Dimension zero rings for three types of dimension

There are all sorts of notions of dimension that can be applied to rings. Whatever notion you use though, the ones with dimension zero are usually fairly simple compared with the rings of higher dimension. Here we’ll look at three types of dimension and state what the rings of zero dimension look like with respect to each type. Of course, several examples are included.

All rings are associative with identity but not necessarily commutative. Some basic homological algebra is necessary to understand all the definitions.

Global Dimension

The left global dimension of a ring $R$ is the supremum over the projective dimensions of all left $R$-modules. The right global dimension is the same with “left” replaced by “right”. And yes, there are rings where the left and right global dimensions differ.
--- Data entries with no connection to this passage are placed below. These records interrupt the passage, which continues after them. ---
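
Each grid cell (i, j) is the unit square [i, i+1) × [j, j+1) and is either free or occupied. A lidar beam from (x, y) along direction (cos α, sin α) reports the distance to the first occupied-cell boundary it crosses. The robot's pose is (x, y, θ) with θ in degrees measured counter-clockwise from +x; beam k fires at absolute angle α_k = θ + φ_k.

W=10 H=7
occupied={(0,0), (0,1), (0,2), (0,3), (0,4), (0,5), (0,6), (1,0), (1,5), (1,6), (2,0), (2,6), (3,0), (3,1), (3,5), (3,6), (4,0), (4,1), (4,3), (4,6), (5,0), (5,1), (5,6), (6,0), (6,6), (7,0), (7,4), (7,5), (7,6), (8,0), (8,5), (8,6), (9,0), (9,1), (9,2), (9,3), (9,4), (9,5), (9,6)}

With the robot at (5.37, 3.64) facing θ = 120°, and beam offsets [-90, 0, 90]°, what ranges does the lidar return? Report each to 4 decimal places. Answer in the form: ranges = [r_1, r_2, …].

ranges = [1.8822, 2.7251, 0.4272]

beam 1: φ=-90°, α=30°
  cosα=0.8660 sinα=0.5000 | (5,3) | tMaxX 0.7275 tMaxY 0.7200 | tΔX 1.1547 tΔY 2.0000
    t=0.7200 [y] (5,4)
    t=0.7275 [x] (6,4)
    t=1.8822 [x] (7,4) — stop
  → r_1 = 1.8822
beam 2: φ=0°, α=120°
  cosα=-0.5000 sinα=0.8660 | (5,3) | tMaxX 0.7400 tMaxY 0.4157 | tΔX 2.0000 tΔY 1.1547
    t=0.4157 [y] (5,4)
    t=0.7400 [x] (4,4)
    t=1.5704 [y] (4,5)
    t=2.7251 [y] (4,6) — stop
  → r_2 = 2.7251
beam 3: φ=90°, α=210°
  cosα=-0.8660 sinα=-0.5000 | (5,3) | tMaxX 0.4272 tMaxY 1.2800 | tΔX 1.1547 tΔY 2.0000
    t=0.4272 [x] (4,3) — stop
  → r_3 = 0.4272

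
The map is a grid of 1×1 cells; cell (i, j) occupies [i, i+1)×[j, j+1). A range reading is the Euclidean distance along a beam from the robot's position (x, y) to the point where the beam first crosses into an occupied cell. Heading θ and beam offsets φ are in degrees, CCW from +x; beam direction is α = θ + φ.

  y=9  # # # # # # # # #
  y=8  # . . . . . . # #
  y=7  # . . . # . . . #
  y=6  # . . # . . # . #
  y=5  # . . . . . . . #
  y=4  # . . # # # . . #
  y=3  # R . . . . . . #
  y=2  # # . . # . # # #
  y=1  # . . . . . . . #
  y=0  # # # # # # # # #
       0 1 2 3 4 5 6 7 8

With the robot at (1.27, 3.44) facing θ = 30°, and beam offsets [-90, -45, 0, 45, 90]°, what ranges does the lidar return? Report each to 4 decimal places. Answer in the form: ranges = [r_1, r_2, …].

beam 1: φ=-90°, α=300°
  dir = (cos 300°, sin 300°) = (0.5000, -0.8660); from cell (1,3)
  next x-line at t=1.4600, next y-line at t=0.5081; Δt_x=2.0000, Δt_y=1.1547
    y: enter (1,2) at t=0.5081 ← occupied
  → r_1 = 0.5081
beam 2: φ=-45°, α=345°
  dir = (cos 345°, sin 345°) = (0.9659, -0.2588); from cell (1,3)
  next x-line at t=0.7558, next y-line at t=1.7000; Δt_x=1.0353, Δt_y=3.8637
    x: enter (2,3) at t=0.7558
    y: enter (2,2) at t=1.7000
    x: enter (3,2) at t=1.7910
    x: enter (4,2) at t=2.8263 ← occupied
  → r_2 = 2.8263
beam 3: φ=0°, α=30°
  dir = (cos 30°, sin 30°) = (0.8660, 0.5000); from cell (1,3)
  next x-line at t=0.8429, next y-line at t=1.1200; Δt_x=1.1547, Δt_y=2.0000
    x: enter (2,3) at t=0.8429
    y: enter (2,4) at t=1.1200
    x: enter (3,4) at t=1.9976 ← occupied
  → r_3 = 1.9976
beam 4: φ=45°, α=75°
  dir = (cos 75°, sin 75°) = (0.2588, 0.9659); from cell (1,3)
  next x-line at t=2.8205, next y-line at t=0.5798; Δt_x=3.8637, Δt_y=1.0353
    y: enter (1,4) at t=0.5798
    y: enter (1,5) at t=1.6150
    y: enter (1,6) at t=2.6503
    x: enter (2,6) at t=2.8205
    y: enter (2,7) at t=3.6856
    y: enter (2,8) at t=4.7209
    y: enter (2,9) at t=5.7561 ← occupied
  → r_4 = 5.7561
beam 5: φ=90°, α=120°
  dir = (cos 120°, sin 120°) = (-0.5000, 0.8660); from cell (1,3)
  next x-line at t=0.5400, next y-line at t=0.6466; Δt_x=2.0000, Δt_y=1.1547
    x: enter (0,3) at t=0.5400 ← occupied
  → r_5 = 0.5400

ranges = [0.5081, 2.8263, 1.9976, 5.7561, 0.5400]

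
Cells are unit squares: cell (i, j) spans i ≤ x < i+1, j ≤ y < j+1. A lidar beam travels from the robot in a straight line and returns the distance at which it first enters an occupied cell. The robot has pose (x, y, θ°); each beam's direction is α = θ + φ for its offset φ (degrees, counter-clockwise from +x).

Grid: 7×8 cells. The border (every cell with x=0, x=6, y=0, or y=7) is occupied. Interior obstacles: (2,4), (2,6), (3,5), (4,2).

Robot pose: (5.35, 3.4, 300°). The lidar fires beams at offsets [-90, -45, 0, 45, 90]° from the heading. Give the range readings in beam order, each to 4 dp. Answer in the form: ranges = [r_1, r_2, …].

beam 1: φ=-90°, α=210°
  cosα=-0.8660 sinα=-0.5000 | (5,3) | tMaxX 0.4041 tMaxY 0.8000 | tΔX 1.1547 tΔY 2.0000
    t=0.4041 [x] (4,3)
    t=0.8000 [y] (4,2) — stop
  → r_1 = 0.8000
beam 2: φ=-45°, α=255°
  cosα=-0.2588 sinα=-0.9659 | (5,3) | tMaxX 1.3523 tMaxY 0.4141 | tΔX 3.8637 tΔY 1.0353
    t=0.4141 [y] (5,2)
    t=1.3523 [x] (4,2) — stop
  → r_2 = 1.3523
beam 3: φ=0°, α=300°
  cosα=0.5000 sinα=-0.8660 | (5,3) | tMaxX 1.3000 tMaxY 0.4619 | tΔX 2.0000 tΔY 1.1547
    t=0.4619 [y] (5,2)
    t=1.3000 [x] (6,2) — stop
  → r_3 = 1.3000
beam 4: φ=45°, α=345°
  cosα=0.9659 sinα=-0.2588 | (5,3) | tMaxX 0.6729 tMaxY 1.5455 | tΔX 1.0353 tΔY 3.8637
    t=0.6729 [x] (6,3) — stop
  → r_4 = 0.6729
beam 5: φ=90°, α=30°
  cosα=0.8660 sinα=0.5000 | (5,3) | tMaxX 0.7506 tMaxY 1.2000 | tΔX 1.1547 tΔY 2.0000
    t=0.7506 [x] (6,3) — stop
  → r_5 = 0.7506

ranges = [0.8000, 1.3523, 1.3000, 0.6729, 0.7506]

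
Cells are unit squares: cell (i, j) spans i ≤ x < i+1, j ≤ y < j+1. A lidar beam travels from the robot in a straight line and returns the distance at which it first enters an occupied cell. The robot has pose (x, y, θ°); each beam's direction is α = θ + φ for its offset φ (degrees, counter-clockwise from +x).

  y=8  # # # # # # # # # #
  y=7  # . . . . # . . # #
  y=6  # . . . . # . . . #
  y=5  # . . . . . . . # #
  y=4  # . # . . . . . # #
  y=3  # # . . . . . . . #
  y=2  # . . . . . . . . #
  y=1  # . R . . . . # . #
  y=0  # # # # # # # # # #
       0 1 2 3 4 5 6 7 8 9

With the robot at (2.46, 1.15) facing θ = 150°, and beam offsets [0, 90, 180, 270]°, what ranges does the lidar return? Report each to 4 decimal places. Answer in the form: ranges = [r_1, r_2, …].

beam 1: φ=0°, α=150°
  cosα=-0.8660 sinα=0.5000 | (2,1) | tMaxX 0.5312 tMaxY 1.7000 | tΔX 1.1547 tΔY 2.0000
    t=0.5312 [x] (1,1)
    t=1.6859 [x] (0,1) — stop
  → r_1 = 1.6859
beam 2: φ=90°, α=240°
  cosα=-0.5000 sinα=-0.8660 | (2,1) | tMaxX 0.9200 tMaxY 0.1732 | tΔX 2.0000 tΔY 1.1547
    t=0.1732 [y] (2,0) — stop
  → r_2 = 0.1732
beam 3: φ=180°, α=330°
  cosα=0.8660 sinα=-0.5000 | (2,1) | tMaxX 0.6235 tMaxY 0.3000 | tΔX 1.1547 tΔY 2.0000
    t=0.3000 [y] (2,0) — stop
  → r_3 = 0.3000
beam 4: φ=270°, α=60°
  cosα=0.5000 sinα=0.8660 | (2,1) | tMaxX 1.0800 tMaxY 0.9815 | tΔX 2.0000 tΔY 1.1547
    t=0.9815 [y] (2,2)
    t=1.0800 [x] (3,2)
    t=2.1362 [y] (3,3)
    t=3.0800 [x] (4,3)
    t=3.2909 [y] (4,4)
    t=4.4456 [y] (4,5)
    t=5.0800 [x] (5,5)
    t=5.6003 [y] (5,6) — stop
  → r_4 = 5.6003

ranges = [1.6859, 0.1732, 0.3000, 5.6003]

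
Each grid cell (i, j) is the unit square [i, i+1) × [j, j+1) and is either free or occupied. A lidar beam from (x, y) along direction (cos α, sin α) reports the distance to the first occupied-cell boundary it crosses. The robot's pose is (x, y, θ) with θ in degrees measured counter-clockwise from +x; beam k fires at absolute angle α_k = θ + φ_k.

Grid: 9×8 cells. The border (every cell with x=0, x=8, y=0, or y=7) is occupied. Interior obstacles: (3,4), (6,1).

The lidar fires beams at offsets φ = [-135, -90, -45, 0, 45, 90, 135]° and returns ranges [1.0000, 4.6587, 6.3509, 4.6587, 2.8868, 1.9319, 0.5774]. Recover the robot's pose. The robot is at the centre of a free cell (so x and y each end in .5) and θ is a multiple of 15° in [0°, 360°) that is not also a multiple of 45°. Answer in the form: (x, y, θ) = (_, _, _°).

Candidates: 40 free-cell centres × 16 headings = 640 poses. Raycast each; keep the one whose scan matches to 4 dp.
  (1.5, 6.5, 30°): beam 1 = 1.9319 ≠ 1.0000 ✗
  (3.5, 1.5, 120°): beam 1 = 1.9319 ≠ 1.0000 ✗
  (2.5, 3.5, 120°): beam 1 = 5.6940 ≠ 1.0000 ✗
  …
  (5.5, 6.5, 285°): r_1=1.0000, r_2=4.6587, r_3=6.3509, r_4=4.6587, r_5=2.8868, r_6=1.9319, r_7=0.5774 — all match ✓
No second candidate reproduces the full scan.

(x, y, θ) = (5.5, 6.5, 285°)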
However, $R$ has left global dimension zero if and only if it has right global dimension zero. So, it makes sense to say that such rings have global dimension zero. Here is their characterisation:

A ring $R$ has global dimension zero if and only if it is semisimple; that is, if and only if it is a finite direct product of full matrix rings over division rings.

Examples of such rings are easy to generate by this characterisation:

1. Fields and finite products of fields
2. $M_2(k)$, the ring of $2\times 2$ matrices over a division ring $k$
3. etc.

Weak Dimension

The weak dimension is like the global dimension: it is the supremum over flat dimensions of all left $R$-modules. This time, I just called it “weak dimension” instead of “left weak dimension”. That’s because unlike global dimension in general, weak dimension doesn’t depend on whether you use left or right $R$-modules.

Weak dimension zero rings also have a very easy characterisation:

A ring $R$ has weak dimension zero if and only if for every $a\in R$ there is a $b\in R$ such that $aba = a$.

Rings with this property are called von Neumann Regular. This condition is pretty neat because it is actually expressible in first-order logic. Here are the examples:

1. Fields
2. Semisimple rings (i.e. rings of global dimension zero)
3. Infinite product of fields (these are not semisimple)
4. Endomorphism rings of vector spaces of arbitrary dimension

Krull Dimension

Now we come to the tricky one! Krull dimension. For a commutative ring $R$, the Krull dimension is the supremum over the lengths of all chains of prime ideals in $R$. Actually it is possible to define Krull dimension for some noncommutative rings as well, but I won’t go there since I don’t know much about it.

Anyways, Krull dimension is the most tricky of the dimensions so far, in the sense that the complexity of the ring grows more quickly with the increase in Krull dimension, compared to the increase in the othe types of dimension. To at least get a sense of why Krull dimension is tricky, it corresponds geometrically to the intuitive notion of dimension for algebraic varieties like curves and hypersurfaces, and these are already quite difficult to get a handle on.

There are a few characterisations of commutative rings of Krull dimension zero.

For a commutative ring $R$, the following are equivalent:

1. $R$ has Krull dimension zero
2. Every element of the Jacobson radical ${\rm Jac}(R)$ of $R$ is nilpotent and $R/{\rm Jac}(R)$ is von Neumann regular
3. For any $a\in R$, the chain of ideals $(a)\supseteq (a^2)\supseteq\cdots$. That is, $R$ satisfies the descending chain condition on principal ideals.
4. (P. Maroscia, 1974) The topological space ${\rm Spec}(R)$ is Hausdorff

The last condition is cool because I’ve heard people say many times that the spectrum is almost never Hausdorff but they never elaborate!! Well, now you know exactly when it is Hausdorff!

Note that $R$ having the descending chain condition on principal ideals is strictly weaker than $R$ having the descending chain condition on all ideals (i.e. being Artinian), since $R$ is Artinian if and only if $R$ is Noetherian and Krull zero-dimensional. And of course, there are examples of rings that have Krull dimension zero and yet are not Noetherian. There are also examples of Noetherian rings that are infinite-dimensional. Go figure!